Stone’s previous projects are full of smart experiments with photographic substrates and materiality, printing sinuous nudes on three dimensional wood panels and laser-etching ghostly images onto painted wood. In these newest works, Stone actually does begin with paint, that is thick brush strokes of wet paint applied to glass. These smears, squeegees, and globs are then photographed, enlarged, enhanced, and relayered digitally, creating abstract compositions that exaggerate expressiveness. These are gestures writ large, gleeful in their pastel richness. But up close, the works resolve back into photographs, where paint isn’t undulating and gooey, but uniformly flat, with areas of the underlying wood grain showing through in the gaps. Images on glass and mirror substrates play with this figure/ground context further, a few using multiple physical layers to create overlapped depth and impossible wet on wet overpainting. Smaller compositions feature the power of dominant marks, while larger works and ceiling ovals allow complexity to build up further, each a swirl of vibrant, energetic movements. It’s as if he has broken down the elemental brush strokes of painting into individual gestures, which he has then digitally systematized into a new kind of interchangeable artistic vocabulary.
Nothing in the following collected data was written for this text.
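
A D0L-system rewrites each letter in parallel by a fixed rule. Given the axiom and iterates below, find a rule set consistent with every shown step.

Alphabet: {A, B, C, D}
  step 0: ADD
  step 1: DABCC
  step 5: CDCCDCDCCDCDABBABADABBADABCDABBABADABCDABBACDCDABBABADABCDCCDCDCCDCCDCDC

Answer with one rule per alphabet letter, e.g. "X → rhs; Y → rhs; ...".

  step 0 ⇒ step 1: ADD ⇒ DAB·C·C
    A ↦ DAB
    D ↦ C
    B ↦ BA  (constrained at step 1)
    C ↦ CD  (constrained at step 1)

A->DAB, B->BA, C->CD, D->C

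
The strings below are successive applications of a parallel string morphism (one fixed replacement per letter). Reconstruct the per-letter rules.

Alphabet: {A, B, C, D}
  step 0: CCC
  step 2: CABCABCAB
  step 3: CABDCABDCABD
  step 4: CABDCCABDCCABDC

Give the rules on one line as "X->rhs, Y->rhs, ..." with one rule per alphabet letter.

  step 3 ⇒ step 4: CABDCABDCABD ⇒ CA·B·D·C·CA·B·D·C·CA·B·D·C
    A ↦ B
    B ↦ D
    C ↦ CA
    D ↦ C

A->B, B->D, C->CA, D->C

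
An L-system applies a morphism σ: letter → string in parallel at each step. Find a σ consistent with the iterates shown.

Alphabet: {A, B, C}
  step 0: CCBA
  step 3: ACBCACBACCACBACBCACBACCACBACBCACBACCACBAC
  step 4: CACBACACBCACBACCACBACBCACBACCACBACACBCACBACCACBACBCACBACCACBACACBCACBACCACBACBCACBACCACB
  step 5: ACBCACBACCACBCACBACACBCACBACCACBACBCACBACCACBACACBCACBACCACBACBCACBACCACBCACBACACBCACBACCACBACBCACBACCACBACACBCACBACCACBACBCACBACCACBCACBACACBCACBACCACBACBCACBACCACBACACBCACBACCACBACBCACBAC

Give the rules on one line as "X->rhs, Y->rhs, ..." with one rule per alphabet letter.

  step 4 ⇒ step 5: CACBACACBCACBACCACBACBCACBACCACBACACBCACBACCACBACBCACBACCACBACACBCACBACCACBACBCACBACCACB ⇒ ACB·C·ACB·AC·C·ACB·C·ACB·AC·ACB·C·ACB·AC·C·ACB·ACB·C·ACB·AC·C·ACB·AC·ACB·C·ACB·AC·C·ACB·ACB·C·ACB·AC·C·ACB·C·ACB·AC·ACB·C·ACB·AC·C·ACB·ACB·C·ACB·AC·C·ACB·AC·ACB·C·ACB·AC·C·ACB·ACB·C·ACB·AC·C·ACB·C·ACB·AC·ACB·C·ACB·AC·C·ACB·ACB·C·ACB·AC·C·ACB·AC·ACB·C·ACB·AC·C·ACB·ACB·C·ACB·AC
    A ↦ C
    B ↦ AC
    C ↦ ACB

A->C, B->AC, C->ACB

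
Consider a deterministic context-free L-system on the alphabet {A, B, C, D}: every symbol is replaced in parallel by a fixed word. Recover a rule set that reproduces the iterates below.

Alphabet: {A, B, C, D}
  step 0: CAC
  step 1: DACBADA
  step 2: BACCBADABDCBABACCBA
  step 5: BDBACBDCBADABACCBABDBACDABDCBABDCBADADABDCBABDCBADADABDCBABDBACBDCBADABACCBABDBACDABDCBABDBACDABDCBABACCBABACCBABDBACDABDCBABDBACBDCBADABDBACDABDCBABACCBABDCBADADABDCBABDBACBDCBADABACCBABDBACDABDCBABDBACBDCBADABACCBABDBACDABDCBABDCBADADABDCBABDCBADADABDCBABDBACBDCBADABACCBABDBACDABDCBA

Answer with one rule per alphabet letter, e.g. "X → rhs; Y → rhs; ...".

A->CBA, B->BD, C->DA, D->BAC

  step 1 ⇒ step 2: DACBADA ⇒ BAC·CBA·DA·BD·CBA·BAC·CBA
    A ↦ CBA
    B ↦ BD
    C ↦ DA
    D ↦ BAC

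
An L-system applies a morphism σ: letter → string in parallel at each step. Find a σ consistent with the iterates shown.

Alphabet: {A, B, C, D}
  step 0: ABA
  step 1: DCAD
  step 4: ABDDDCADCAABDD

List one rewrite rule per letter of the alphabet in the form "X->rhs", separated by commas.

  step 0 ⇒ step 1: ABA ⇒ D·CA·D
    A ↦ D
    B ↦ CA
    C ↦ D  (constrained at step 1)
    D ↦ AB  (constrained at step 1)

A->D, B->CA, C->D, D->AB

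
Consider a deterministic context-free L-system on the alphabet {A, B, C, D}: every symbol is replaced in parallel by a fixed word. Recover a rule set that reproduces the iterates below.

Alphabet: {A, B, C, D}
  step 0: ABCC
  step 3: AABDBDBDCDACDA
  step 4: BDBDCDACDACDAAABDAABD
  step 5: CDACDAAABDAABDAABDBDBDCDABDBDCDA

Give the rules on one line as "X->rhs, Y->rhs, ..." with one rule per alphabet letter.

A->BD, B->CD, C->A, D->A

  step 4 ⇒ step 5: BDBDCDACDACDAAABDAABD ⇒ CD·A·CD·A·A·A·BD·A·A·BD·A·A·BD·BD·BD·CD·A·BD·BD·CD·A
    A ↦ BD
    B ↦ CD
    C ↦ A
    D ↦ A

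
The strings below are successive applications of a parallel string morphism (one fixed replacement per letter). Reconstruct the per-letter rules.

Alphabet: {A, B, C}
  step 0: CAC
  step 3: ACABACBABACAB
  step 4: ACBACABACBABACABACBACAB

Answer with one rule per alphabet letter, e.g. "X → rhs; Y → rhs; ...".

A->AC, B->AB, C->B

  step 3 ⇒ step 4: ACABACBABACAB ⇒ AC·B·AC·AB·AC·B·AB·AC·AB·AC·B·AC·AB
    A ↦ AC
    B ↦ AB
    C ↦ B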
While Roy Lichtenstein’s late 1960s Brushstrokes series deconstructed the expansive, muscular gestures of the Abstract Expressionists with commercial efficiency, Stone’s photographs are much more celebratory; they revel in details of fluid wetness and seductive, multicolored mixing, with bright highlights flaring across the edges of paint channels. What’s exciting about these works is that they conflate the personal passions of painting with the machine vision of photography, tempting us with extravagant flourishes but building them out of optimized samples. Stone has found the limit point where the painterliness of a photograph is both revered and undermined, giving his eye candy a decidedly clever edge.
Collector’s POV: The works in this show range from $5000 to $18000 based on size, with many intermediate prices/sizes ($5500, $6500, $7000, $7500, $8000, $8500, $10000, and $12000). Stone’s work has little history in the secondary markets for photography, so gallery retail remains the best option for those collectors interested in following up.